In total, exceptional items before tax and minority interests for 2004 amounted to a loss of £3m (2003 £220m loss; 2002 £46m loss). Exceptional items after tax and minorities were a loss of £14m (2003 £163m loss; 2002 £48m loss).
Exceptional items under UK GAAP do not represent extraordinary items under US GAAP.
Net profit before exceptional items for 2004 was £224m (2003 £183m; 2002 £227m). Net profit before exceptional items and goodwill amortisation was £259m (2003 £219m; 2002 £264m). Net profit after exceptional items and goodwill amortisation was £210m, compared with £20m for 2003 and £179m for 2002.
Earnings per share
Basic earnings per share before exceptional items was 18.9p for 2004, compared to 15.5p for 2003 (2002 20.4p). Diluted earnings per share before exceptional items was 18.8p for 2004, compared with 15.5p for 2003 (2002 20.3p). Basic earnings per share was 17.8p, compared with 1.7p for 2003 (2002 16.1p). Diluted earnings per share was 17.7p, compared with 1.7p for 2003 (2002 16.0p).
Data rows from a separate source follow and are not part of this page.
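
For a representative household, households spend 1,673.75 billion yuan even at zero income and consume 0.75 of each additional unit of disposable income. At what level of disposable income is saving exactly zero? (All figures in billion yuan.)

Y = 6695

At break-even, C = Y: 1673.75 + 0.75Y = Y
0.25Y = 1673.75, so Y = 1673.75/0.25 = 6695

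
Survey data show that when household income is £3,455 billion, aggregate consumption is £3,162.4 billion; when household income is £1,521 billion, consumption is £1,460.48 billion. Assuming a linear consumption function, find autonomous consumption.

a = 122

MPC = ΔC/ΔY = (3162.4 − 1460.48)/(3455 − 1521) = 1701.92/1934 = 0.88
a = C − MPC·Y = 1460.48 − 0.88(1521) = 1460.48 − 1338.48 = 122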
Dividend and dividend policy
The Group’s dividend policy, announced in November 2000, is that dividends should represent about one third of net profit before exceptional items and goodwill amortisation. In line with this policy, the Board has recommended a second interim dividend of 3.9p, to bring the total dividend for 2004 to 7.3p (2003 6.25p; 2002 7.5p).
The net profit for the year of £210m was reduced by dividends of £86m and a movement of £8m through reserves due to foreign currency translation but increased by a movement in respect of own shares of £1m and goodwill items of £154m to give an overall net increase in shareholders’ funds in 2004 of £271m. At the end of 2004, shareholders’ funds were in surplus of £721m (2003 surplus £450m; 2002 surplus £463m).
This commentary relates to the “Statement of Group cash flow”, which appears on page 63 under Item 18 “Financial Statements” of this Annual Report on Form 20-F.
Net cash inflow from operating activities for 2004 was £531m, £8m lower than 2003, with higher operating profit before exceptional items and goodwill amortisation for the Group offset by higher cash outflows in support of the restructuring programme. Returns on investments and servicing of finance resulted in a cash outflow of £79m, which was lower than 2003 by £17m, due to reduced interest payments. Capital expenditure and financial investment for 2004, of £150m, was £12m higher than the £138m outflow in 2003, with higher spend on tangible fixed assets. Acquisitions expenditure was £29m, compared with £20m in 2003 and included £25m of loans to Ineos Chlor.
Net proceeds from disposals were £209m in 2004, compared with £104m in 2003, and comprised £291m gross disposal proceeds (2003 £215m) less costs and expenditure against divestment provisions of £82m (2003 £111m). The sale of Quest’s Food Ingredients business, with gross proceeds of £249m received in the second quarter, and the proceeds from the sale of 18.9% of the issued shares of Pakistan PTA Ltd. and from the sale of the nitrocellulose and trading businesses in India, were the major contributors to disposal proceeds.
Dividend payments of £82m (2003 £86m) comprised the 2003 second interim dividend and the 2004 first interim dividend. These payments were consistent with the policy announced in November 2000 whereby annual dividends are equivalent to one third of net profit before exceptional items and goodwill amortisation.
Consequently, the Group’s cash inflow for 2004 before the use of liquid resources and financing was £356m, £90m higher than the cash inflow of £266m in 2003. The improvement in Group cash flow resulted from higher operating profit, improved capital effectiveness, reduced interest payments and higher proceeds from disposals.